PCBs concentrate dramatically as they move up the food chain, a process called biomagnification. Small organisms absorb PCBs from water and sediment. Small fish eat those organisms and store the chemicals in their fat. Larger predatory fish accumulate still higher levels, and top predators like tuna, dolphins, and seals carry the greatest burden.

Monitoring data from the Adriatic Sea illustrates this pattern clearly. Mussels and small fish reflect background pollution levels, but wild bluefin tuna sampled in the same waters had some of the highest PCB concentrations reported in the scientific literature. Dolphins carried even higher fat-adjusted levels than tuna or sea turtles. Two specific PCB forms, known as congeners 138 and 153, resist metabolic breakdown so effectively that they accumulate at the highest levels across nearly all marine species studied.

Buildings and Older Infrastructure

PCBs are embedded in millions of structures built or renovated before the late 1970s. The most common sources inside buildings are caulking compounds (the flexible sealant around windows and expansion joints), oil-based paints, and fluorescent light ballasts. On ships built before 1979, PCBs appear in cable insulation, rubber gaskets, electronic equipment, and specialty coatings.

These materials slowly release PCBs into indoor air and dust over time. NIOSH-funded research found PCB levels as high as 81 parts per million in dust inside school ventilation systems, well above the EPA’s 50 ppm limit for bulk materials. The same research uncovered an ongoing problem with old fluorescent light fixtures leaking PCBs, something regulators had assumed was resolved decades earlier. Schools, office buildings, and public housing from the 1950s through 1970s are the structures most likely to contain these materials.

How PCBs Reach People

For the general population, the two main routes of PCB exposure are diet and breathing indoor air, and they contribute roughly equal amounts.
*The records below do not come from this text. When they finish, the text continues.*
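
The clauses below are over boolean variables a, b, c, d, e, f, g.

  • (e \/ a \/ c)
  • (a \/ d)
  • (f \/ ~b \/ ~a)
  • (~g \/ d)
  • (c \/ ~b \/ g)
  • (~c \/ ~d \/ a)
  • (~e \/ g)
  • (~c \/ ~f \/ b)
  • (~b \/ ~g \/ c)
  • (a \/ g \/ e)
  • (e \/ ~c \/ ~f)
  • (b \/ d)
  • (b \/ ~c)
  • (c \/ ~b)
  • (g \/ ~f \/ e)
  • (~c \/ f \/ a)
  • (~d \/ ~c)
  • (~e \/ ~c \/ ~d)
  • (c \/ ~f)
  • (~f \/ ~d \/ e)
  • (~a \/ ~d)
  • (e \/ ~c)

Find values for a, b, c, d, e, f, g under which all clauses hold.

a = 0  b = 0  c = 0  d = 1  e = 1  f = 0  g = 1

Branch on a: take a = False.
  then d is forced to True.
  then c is forced to False.
  then e is forced to True.
  then g is forced to True.
  then b is forced to False.
  then f is forced to False.
Every clause has at least one true literal under this assignment.
Check each clause:
  1. (e \/ a \/ c) — e is true.
  2. (d \/ a) — d is true.
  3. (~b \/ f \/ ~a) — ~a is true.
  4. (d \/ ~g) — d is true.
  5. (g \/ ~b \/ c) — ~b is true.
  6. (a \/ ~c \/ ~d) — ~c is true.
  7. (g \/ ~e) — g is true.
  8. (b \/ ~f \/ ~c) — ~f is true.
  9. (c \/ ~b \/ ~g) — ~b is true.
  10. (e \/ g \/ a) — e is true.
  11. (e \/ ~f \/ ~c) — ~f is true.
  12. (b \/ d) — d is true.
  13. (~c \/ b) — ~c is true.
  14. (~b \/ c) — ~b is true.
  15. (g \/ e \/ ~f) — ~f is true.
  16. (a \/ f \/ ~c) — ~c is true.
  17. (~c \/ ~d) — ~c is true.
  18. (~e \/ ~c \/ ~d) — ~c is true.
  19. (~f \/ c) — ~f is true.
  20. (~d \/ ~f \/ e) — ~f is true.
  21. (~d \/ ~a) — ~a is true.
  22. (e \/ ~c) — ~c is true.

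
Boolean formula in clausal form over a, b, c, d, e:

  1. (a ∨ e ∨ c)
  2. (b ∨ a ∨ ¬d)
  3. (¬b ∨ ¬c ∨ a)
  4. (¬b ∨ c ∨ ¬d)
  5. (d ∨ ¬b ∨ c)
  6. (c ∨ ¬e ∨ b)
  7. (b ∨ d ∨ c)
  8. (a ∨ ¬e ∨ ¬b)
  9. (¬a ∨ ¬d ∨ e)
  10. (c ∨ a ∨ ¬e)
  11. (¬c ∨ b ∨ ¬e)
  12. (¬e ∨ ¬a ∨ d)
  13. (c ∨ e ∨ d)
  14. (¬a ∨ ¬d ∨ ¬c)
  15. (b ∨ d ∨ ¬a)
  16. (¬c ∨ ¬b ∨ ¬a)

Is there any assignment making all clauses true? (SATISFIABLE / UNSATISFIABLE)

Try a = False.
Branch on b: take b = False.
  then d is forced to False.
  then c is forced to True.
  then e is forced to False.
Every clause has at least one true literal under this assignment.
So a = 0, b = 0, c = 1, d = 0, e = 0 is a satisfying assignment.

SATISFIABLE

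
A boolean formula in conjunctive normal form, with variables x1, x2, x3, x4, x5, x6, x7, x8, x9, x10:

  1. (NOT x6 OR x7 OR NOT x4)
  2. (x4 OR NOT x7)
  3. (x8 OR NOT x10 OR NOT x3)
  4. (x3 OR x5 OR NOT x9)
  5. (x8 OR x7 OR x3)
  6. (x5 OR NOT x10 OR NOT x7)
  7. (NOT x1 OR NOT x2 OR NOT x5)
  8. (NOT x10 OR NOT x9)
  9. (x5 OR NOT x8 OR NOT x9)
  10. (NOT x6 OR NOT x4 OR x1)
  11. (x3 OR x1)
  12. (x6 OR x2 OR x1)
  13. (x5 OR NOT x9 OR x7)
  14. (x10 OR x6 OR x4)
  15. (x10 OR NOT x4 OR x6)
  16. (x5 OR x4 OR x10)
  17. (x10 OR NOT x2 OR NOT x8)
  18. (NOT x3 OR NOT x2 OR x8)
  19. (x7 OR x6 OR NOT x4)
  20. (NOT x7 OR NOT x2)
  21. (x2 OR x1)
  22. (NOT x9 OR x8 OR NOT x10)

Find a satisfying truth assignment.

Pure literal: x9 appears only negated; assign x9 = False.
Set x1 = True and propagate.
The remaining clauses are satisfied by x2 = False, x3 = True, x4 = False, x5 = True, x6 = True, x7 = False, x8 = False, x10 = False.

x1=T, x2=F, x3=T, x4=F, x5=T, x6=T, x7=F, x8=F, x9=F, x10=F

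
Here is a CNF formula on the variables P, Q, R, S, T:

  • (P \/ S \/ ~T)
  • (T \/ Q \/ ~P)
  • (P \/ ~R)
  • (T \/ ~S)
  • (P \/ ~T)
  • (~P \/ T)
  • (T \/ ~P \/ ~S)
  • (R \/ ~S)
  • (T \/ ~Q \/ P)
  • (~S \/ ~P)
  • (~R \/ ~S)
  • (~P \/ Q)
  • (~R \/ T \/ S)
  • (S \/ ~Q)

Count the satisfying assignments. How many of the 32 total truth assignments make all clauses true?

1

The models are:
  P=0 Q=0 R=0 S=0 T=0
That's 1 in total.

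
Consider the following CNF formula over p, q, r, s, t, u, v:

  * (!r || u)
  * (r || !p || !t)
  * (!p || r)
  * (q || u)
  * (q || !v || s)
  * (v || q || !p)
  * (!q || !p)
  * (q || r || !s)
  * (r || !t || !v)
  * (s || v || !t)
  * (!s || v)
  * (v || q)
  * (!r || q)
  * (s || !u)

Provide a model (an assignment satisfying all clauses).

p = F, q = T, r = F, s = T, t = F, u = T, v = T

p occurs only negated in the remaining clauses — set p = False.
Pure literal: t appears only negated; assign t = False.
Set q = True and propagate.
Branch on r: take r = False.
The remaining clauses are satisfied by s = True, u = True, v = True.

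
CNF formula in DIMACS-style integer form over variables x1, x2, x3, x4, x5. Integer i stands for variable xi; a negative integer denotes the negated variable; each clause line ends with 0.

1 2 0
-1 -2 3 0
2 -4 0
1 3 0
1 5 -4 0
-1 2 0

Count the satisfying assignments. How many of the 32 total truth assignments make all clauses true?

7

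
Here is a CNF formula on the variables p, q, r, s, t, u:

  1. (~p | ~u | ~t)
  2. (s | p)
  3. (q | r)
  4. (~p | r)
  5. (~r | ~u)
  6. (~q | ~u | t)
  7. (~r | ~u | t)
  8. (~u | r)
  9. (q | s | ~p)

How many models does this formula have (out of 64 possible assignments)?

Split on r, then u.
  r=1, u=1: a clause becomes empty — 0.
  r=1, u=0: t free; 5 ways for (p,q,s) × 2^1 = 10.
  r=0, u=1: a clause becomes empty — 0.
  r=0, u=0: remaining (p,q,s,t) ∈ {(0,1,1,0); (0,1,1,1)} — 2.
Total: 0 + 10 + 0 + 2 = 12.

12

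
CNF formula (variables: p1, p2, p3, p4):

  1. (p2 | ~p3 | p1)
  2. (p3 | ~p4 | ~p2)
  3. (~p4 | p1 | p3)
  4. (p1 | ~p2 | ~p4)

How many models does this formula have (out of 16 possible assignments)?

Split on p1, then p2.
  p1=T, p2=T: remaining (p3,p4) ∈ {(F,F); (T,F); (T,T)} — 3.
  p1=T, p2=F: remaining (p3,p4) ∈ {(F,F); (F,T); (T,F); (T,T)} — 4.
  p1=F, p2=T: remaining (p3,p4) ∈ {(F,F); (T,F)} — 2.
  p1=F, p2=F: remaining (p3,p4) ∈ {(F,F)} — 1.
Total: 3 + 4 + 2 + 1 = 10.

10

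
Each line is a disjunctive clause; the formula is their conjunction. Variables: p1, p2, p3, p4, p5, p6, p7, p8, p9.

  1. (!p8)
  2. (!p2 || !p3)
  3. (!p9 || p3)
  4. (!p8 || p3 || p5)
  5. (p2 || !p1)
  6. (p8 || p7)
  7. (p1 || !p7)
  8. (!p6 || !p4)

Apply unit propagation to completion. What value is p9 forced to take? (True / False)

(!p8) stands alone — p8 = False.
(p8 || p7) with p8 = False leaves only p7, so p7 = True.
From (p1 || !p7) and p7 = True: p1 = True.
(p2 || !p1) with p1 = True leaves only p2, so p2 = True.
From (!p3 || !p2) and p2 = True: p3 = False.
In (p3 || !p9), p3 is now false; !p9 must hold, so p9 = False.

False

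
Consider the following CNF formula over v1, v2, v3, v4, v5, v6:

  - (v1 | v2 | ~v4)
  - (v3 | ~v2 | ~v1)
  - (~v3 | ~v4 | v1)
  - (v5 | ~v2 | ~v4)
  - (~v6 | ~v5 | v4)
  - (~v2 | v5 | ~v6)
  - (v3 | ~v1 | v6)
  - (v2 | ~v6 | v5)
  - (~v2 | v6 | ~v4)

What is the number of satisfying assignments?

18

Split on v2, then v4.
  v2=T, v4=T: remaining (v1,v3,v5,v6) ∈ {(F,F,T,T); (T,T,T,T)} — 2.
  v2=T, v4=F: v5 free; 3 ways for (v1,v3,v6) × 2^1 = 6.
  v2=F, v4=T: remaining (v1,v3,v5,v6) ∈ {(T,F,T,T); (T,T,F,F); (T,T,T,F); (T,T,T,T)} — 4.
  v2=F, v4=F: v5 free; 3 ways for (v1,v3,v6) × 2^1 = 6.
Total: 2 + 6 + 4 + 6 = 18.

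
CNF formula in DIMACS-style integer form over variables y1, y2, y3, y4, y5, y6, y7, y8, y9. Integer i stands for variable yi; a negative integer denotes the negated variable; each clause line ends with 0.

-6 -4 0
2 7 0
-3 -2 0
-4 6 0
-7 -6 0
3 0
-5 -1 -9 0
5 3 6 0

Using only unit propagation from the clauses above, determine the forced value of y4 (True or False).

(y3) stands alone — y3 = True.
(~y3 \/ ~y2): since y3 = True, the clause reduces to (~y2). y2 = False.
(y2 \/ y7) with y2 = False leaves only y7, so y7 = True.
(~y7 \/ ~y6) with y7 = True leaves only ~y6, so y6 = False.
In (~y4 \/ y6), y6 is now false; ~y4 must hold, so y4 = False.

False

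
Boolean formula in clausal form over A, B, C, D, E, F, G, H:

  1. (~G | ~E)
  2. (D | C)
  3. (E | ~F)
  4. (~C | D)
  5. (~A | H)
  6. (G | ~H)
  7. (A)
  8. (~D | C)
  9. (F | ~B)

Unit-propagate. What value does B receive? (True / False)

Unit clause (A) sets A = True.
(H | ~A): since A = True, the clause reduces to (H). H = True.
(~H | G): since H = True, the clause reduces to (G). G = True.
(~G | ~E) with G = True leaves only ~E, so E = False.
(~F | E) with E = False leaves only ~F, so F = False.
(~B | F) with F = False leaves only ~B, so B = False.

False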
A coordinated study measuring both routes in Midwestern communities found dietary PCB exposure ranging from 1.2 to 120 micrograms per year, while inhalation exposure ranged from 0.2 to 160 micrograms per year.

Within the diet, meat is the single largest source, contributing about 50% of total dietary PCB intake. Dairy products account for roughly 25%, fish about 15%, and all other foods the remaining 10%. This surprises many people who associate PCB exposure primarily with fish. While certain fish species, particularly fatty predatory fish from contaminated waters, carry very high PCB levels per serving, meat and dairy make up a much larger share of most people’s overall diet, pushing their total contribution higher.

Inhalation exposure is particularly significant for people who live or work in older buildings with PCB-containing caulk, paint, or light fixtures. In schools with these materials, airborne PCB exposure alone ranged from 0.7 to 116 micrograms per year, comparable to the total dietary route for some individuals.